Activists accused of membership of non-existent group
By: Rahim Hamid
Ahwazi rights groups reported that Iranian authorities have transferred two Ahwazi activists previously sentenced to death to the infamous Evin Prison in Tehran. Activists warn this means their execution is imminent.
The two Ahwazi men, 34-year-old Abdullah Abdullahi [Karamullah Ka’ab], a married father of three from the Shawur district of Susa (“Shush” in Farsi), and 31-year-old Qassim Beit Abdullah (Kaabi) from the village of Kaab Beit Allawi, were sentenced to death in October 2017 on charges of ‘enmity to God’ and ‘corruption on Earth’ over their alleged membership of a non-existent opposition group.
Activists report that there is no evidence against them and that the group they are accused of belonging to does not, in fact, exist!
Because of this, the Supreme Judiciary in Tehran overturned the original death sentence; however, the prosecutor appealed the verdict to Branch three of the Revolutionary Court using ‘confessions as evidence’. As a result, the Revolutionary Court again sentenced them to death on 31 August 2018. Since then, they have been imprisoned in an exile prison located in Isfahan province, around 517 km from their homes in Ahwaz region. This prevents the prisoners from seeing their families, and is a common tactic used by the Iran regime to demoralise dissidents.
The men’s families have called on international human rights organisations and activists to raise awareness of the two detainees’ plight and to put pressure on the Iran regime to urgently have these unwarranted death sentences overturned. The men’s parents have also pleaded for help from the international community, saying, “Our sons are innocent, and the allegations against them by the Iranian judicial and security authorities are false.”
The two men are amongst eight Ahwazi activists, all from the town of Susa and the surrounding area, who were arrested in a series of raids by Iranian regime security personnel in their family homes on September and 16 October 2015. All eight men were accused under the pretext of being members of an anti-regime group named ‘Jund al-Farouq’ or the ‘Soldiers of Farouq’, which nobody has heard of because it doesn’t exist. Ahwazi human rights activists believe these arrests represent an acceleration of Tehran’s efforts to persecute, torture and murder Ahwazi activists. In addition, they believe the regime uses the arrest campaign as a scapegoat to divert domestic anger about the failing economy and to bolster its narrative both at home and abroad, in which it claims it is protecting Iran from the risk of plots by Ahwazis and other ethnic groups. Its hope is to fabricate imaginary ‘opposition groups’ to justify its increasing brutality towards Ahwazis and thus claim they are posing a risk to ‘national security’.

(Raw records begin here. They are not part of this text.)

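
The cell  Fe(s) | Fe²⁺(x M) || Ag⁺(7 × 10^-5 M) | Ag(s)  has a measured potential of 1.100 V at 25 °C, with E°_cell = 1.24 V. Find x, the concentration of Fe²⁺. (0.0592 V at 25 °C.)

From the Nernst equation, log Q = n(E° − E)/0.0592 = 2(1.24 − 1.100)/0.0592 = 4.730, so Q = 5.37 × 10^4.
With Q = [Fe²⁺]/[Ag⁺]^2 and the known concentrations, [Fe²⁺] in the numerator gives [Fe²⁺] = 2.6 × 10^-4 M.

2.6 × 10^-4 M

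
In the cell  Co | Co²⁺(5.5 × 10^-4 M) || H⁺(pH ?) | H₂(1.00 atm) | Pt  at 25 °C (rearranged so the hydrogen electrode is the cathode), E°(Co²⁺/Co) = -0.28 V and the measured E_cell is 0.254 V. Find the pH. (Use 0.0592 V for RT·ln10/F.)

E°_cell = 0.28 V and n = 2.
log Q = n(E° − E)/0.0592 = 2×(0.28 − 0.254)/0.0592 = 0.878.
With Q = [Co²⁺]·P(H₂) / [H⁺]^2, solving for [H⁺] gives log[H⁺] = -2.069, so pH = 2.07.

pH = 2.07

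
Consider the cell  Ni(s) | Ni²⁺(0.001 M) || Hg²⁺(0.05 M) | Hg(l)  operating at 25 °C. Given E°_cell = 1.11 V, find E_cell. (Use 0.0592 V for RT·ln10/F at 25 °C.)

Balancing electrons gives n = 2; the reaction quotient is Q = [Ni²⁺]/[Hg²⁺] = 0.0200.
At 25 °C, E = E° − (0.0592/n) log Q = 1.11 − (0.0592/2)(-1.699) = 1.110 + 0.050 = 1.160 V.

1.16 V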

The other six detainees arrested at the same time as Abdullah Abdullahi and Qassim Beit Abdullah, include Abdullah Abdullahi’s brother and other family members, who have all received lengthy prison sentences ranging from three years to 25 years-to-life. They were transferred to the notorious Masjid Suleiman Prison following an intensive interrogation. They are:
- Hussein Abdullahi, aged 25, Abdullah Abdullahi’s brother, sentenced to three years imprisonment
- Majid Abdullahi, aged 25 respectively, sentenced to three years imprisonment
- Issa Abdullahi, aged 31 respectively, sentenced to three years imprisonment
- Ahmed Abdullahi, aged 30, a poet from Sousa, sentenced to 25 years- imprisonment
- Majed Bait Abdullah, 23, from Khalaf Moslem village, sentenced to 25 years imprisonment
- Hassoun [Hassan] Bait Abdullah [Karamullah Ka’ab], Abdullah Abdullahi’s brother, aged 31, from the village of Derjal, sentenced to 25 years imprisonment.
All of these men have reportedly been subjected to torture and forced to sign false confessions admitting to being founders of the aforementioned nonexistent anti-regime group.
The regime’s violations of human rights in Ahwaz are now so systematic and widespread that many Ahwazis now bleakly joke that there are no rights left to violate. Prisons are overflowing with dissidents and prisoners of conscience. Rising protests and public anger towards the Iranian regime due to its mismanagement of the economy have resulted in even more extreme measures against Ahwazis.
The cases of Abdullah Abdullahi, Qassim Beit Abdullah and other imprisoned, innocent Ahwazis need to be raised by international governments as well as human rights organisations around the world. More pressure urgently needs to be put on the Iran regime to stop these brutal violations. The UN also have an obligation to uphold their Convention on Human Rights and should be called on to condemn what is happening to Ahwazis in Iran. Since 2005, when Ahwazis rose up against their oppression, over 70 Ahwazi activists have been brutally executed by the regime, and this has been largely met with silence from media and human rights organisations. This must change.